Looking back at the road ahead
The Transformation Audit of the Institute for Justice and Reconciliation is a revolutionary idea, because it is an audit of national performance — not a performance audit of government, or of one or other organisation — but rather it questions how we, the South African society, are doing.
It says we have established a base camp from which we can scale the mountain of transformation, and this is true.
I believe that the Institute’s premise, that true reconciliation is not possible without economic justice, holds true.
That is a profound, an important and a very simple notion to understand, but we would rather look the other way because it engages us to do something about injustice, in a forward-looking way.
Apartheid and colonialism erected a massive scaffold during the three centuries before our freedom. Simply agreeing to our national settlement cannot remove the whole of the intricate framework that apartheid put in place.
Legacy issues remain around ownership of economic production. They remain around issues of education quality, skills and experience, which concern the individual capacity that we need for full transformation. Legacy also impacts on our institutional and societal capacities.

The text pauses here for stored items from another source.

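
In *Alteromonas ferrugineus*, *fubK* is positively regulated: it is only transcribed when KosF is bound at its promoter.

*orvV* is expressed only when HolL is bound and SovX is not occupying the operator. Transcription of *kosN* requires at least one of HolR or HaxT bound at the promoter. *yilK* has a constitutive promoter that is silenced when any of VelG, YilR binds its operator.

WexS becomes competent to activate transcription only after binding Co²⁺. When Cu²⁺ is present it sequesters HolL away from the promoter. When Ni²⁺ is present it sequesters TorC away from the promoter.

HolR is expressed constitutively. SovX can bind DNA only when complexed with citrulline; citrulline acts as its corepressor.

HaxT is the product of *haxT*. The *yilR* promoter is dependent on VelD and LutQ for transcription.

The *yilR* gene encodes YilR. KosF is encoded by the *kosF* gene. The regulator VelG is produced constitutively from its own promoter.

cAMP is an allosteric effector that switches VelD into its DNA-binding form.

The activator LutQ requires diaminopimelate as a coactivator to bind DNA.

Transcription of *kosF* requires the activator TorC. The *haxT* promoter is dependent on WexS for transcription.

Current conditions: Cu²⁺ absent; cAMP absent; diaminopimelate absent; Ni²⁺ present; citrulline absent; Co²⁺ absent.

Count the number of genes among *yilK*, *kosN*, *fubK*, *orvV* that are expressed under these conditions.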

We often forget that we have a government that over the past 10 years has developed enormously comprehensive policy frameworks.
It is not that we lack the political will to help transformation, but what we all have to acknowledge is that capacity to make it succeed must reside in all of us as individuals, as institutions and as a society.

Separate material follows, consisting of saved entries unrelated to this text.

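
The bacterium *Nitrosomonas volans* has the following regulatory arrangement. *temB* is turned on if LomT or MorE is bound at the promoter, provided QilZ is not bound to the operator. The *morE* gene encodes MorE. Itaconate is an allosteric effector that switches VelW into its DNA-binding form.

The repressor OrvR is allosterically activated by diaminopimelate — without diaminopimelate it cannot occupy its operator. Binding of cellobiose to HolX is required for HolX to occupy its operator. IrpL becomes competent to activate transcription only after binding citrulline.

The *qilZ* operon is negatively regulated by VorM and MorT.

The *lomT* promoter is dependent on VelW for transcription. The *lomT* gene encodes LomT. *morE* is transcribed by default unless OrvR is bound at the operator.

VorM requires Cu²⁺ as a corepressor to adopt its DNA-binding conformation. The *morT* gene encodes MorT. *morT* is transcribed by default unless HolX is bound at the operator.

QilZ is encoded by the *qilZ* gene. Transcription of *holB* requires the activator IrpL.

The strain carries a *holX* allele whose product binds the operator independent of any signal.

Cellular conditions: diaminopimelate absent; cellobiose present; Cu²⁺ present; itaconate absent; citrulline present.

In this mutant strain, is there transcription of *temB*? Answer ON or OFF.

Cu²⁺ is present, so VorM is active.
HolX is constitutively active in this strain.
With repressor HolX bound, *morT* is not transcribed.
So MorT is not produced.
With repressor VorM bound, *qilZ* is not transcribed.
So QilZ is not produced.
Itaconate is absent, so VelW is inactive.
Required activator VelW is absent, so *lomT* is not transcribed.
So LomT is not produced.
Diaminopimelate is absent, so OrvR is inactive.
With no repressor bound, *morE* is transcribed.
So MorE is produced and active.
Activator MorE is present, so *temB* is transcribed.

ON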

We begin with an extraordinary consensus in this country. From the political left or the right, we all acknowledge the need to address what we have inherited from apartheid. Our problem is that there is no agreement on the “how”. How do we transform our society towards that vision? How do we progress to that summit that we are all looking towards?

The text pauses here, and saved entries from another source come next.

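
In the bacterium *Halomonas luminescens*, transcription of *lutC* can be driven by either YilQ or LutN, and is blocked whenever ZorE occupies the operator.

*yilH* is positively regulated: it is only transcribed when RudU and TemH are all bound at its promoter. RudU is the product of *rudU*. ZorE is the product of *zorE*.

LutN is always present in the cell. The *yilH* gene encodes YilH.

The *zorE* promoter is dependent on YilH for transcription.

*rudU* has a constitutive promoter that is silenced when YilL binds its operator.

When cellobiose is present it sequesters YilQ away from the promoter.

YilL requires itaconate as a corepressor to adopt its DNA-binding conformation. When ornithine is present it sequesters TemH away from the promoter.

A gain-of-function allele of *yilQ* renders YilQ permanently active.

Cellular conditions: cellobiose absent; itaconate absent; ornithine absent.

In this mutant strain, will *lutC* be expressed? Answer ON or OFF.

OFF

YilQ is constitutively active in this strain.
LutN is produced constitutively and is active.
Itaconate is absent, so YilL is inactive.
With no repressor bound, *rudU* is transcribed.
So RudU is produced and active.
Ornithine is absent, so TemH is active.
No repressor is bound and RudU and TemH are active, so *yilH* is transcribed.
So YilH is produced and active.
No repressor is bound and YilH is active, so *zorE* is transcribed.
So ZorE is produced and active.
With repressor ZorE bound, *lutC* is not transcribed.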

One thing is clear: there are no quick fixes. We have tried one kind of black economic empowerment, via a kind of quick-fix, elite-groups solution — it doesn’t work.
We have tried to fix the school system in terms of simply throwing money at the problem. It doesn’t work.
We have seen that the public sector, in spite of the collective commitment, is really struggling to perform. We have seen the private sector also failing to perform, or underperforming in many areas, particularly in terms of inclusiveness.
What is really needed now is policy coherence that stems from acknowledgement, understanding and a willingness to address each and every one of those capacity issues. A coherent policy approach includes dealing with issues of transformation at the macro and the micro level, and in both the public and the private sector. Underpinning all of this is cultural change — changing from a culture of blaming to a culture of owning — taking ownership of both the problem and the solution.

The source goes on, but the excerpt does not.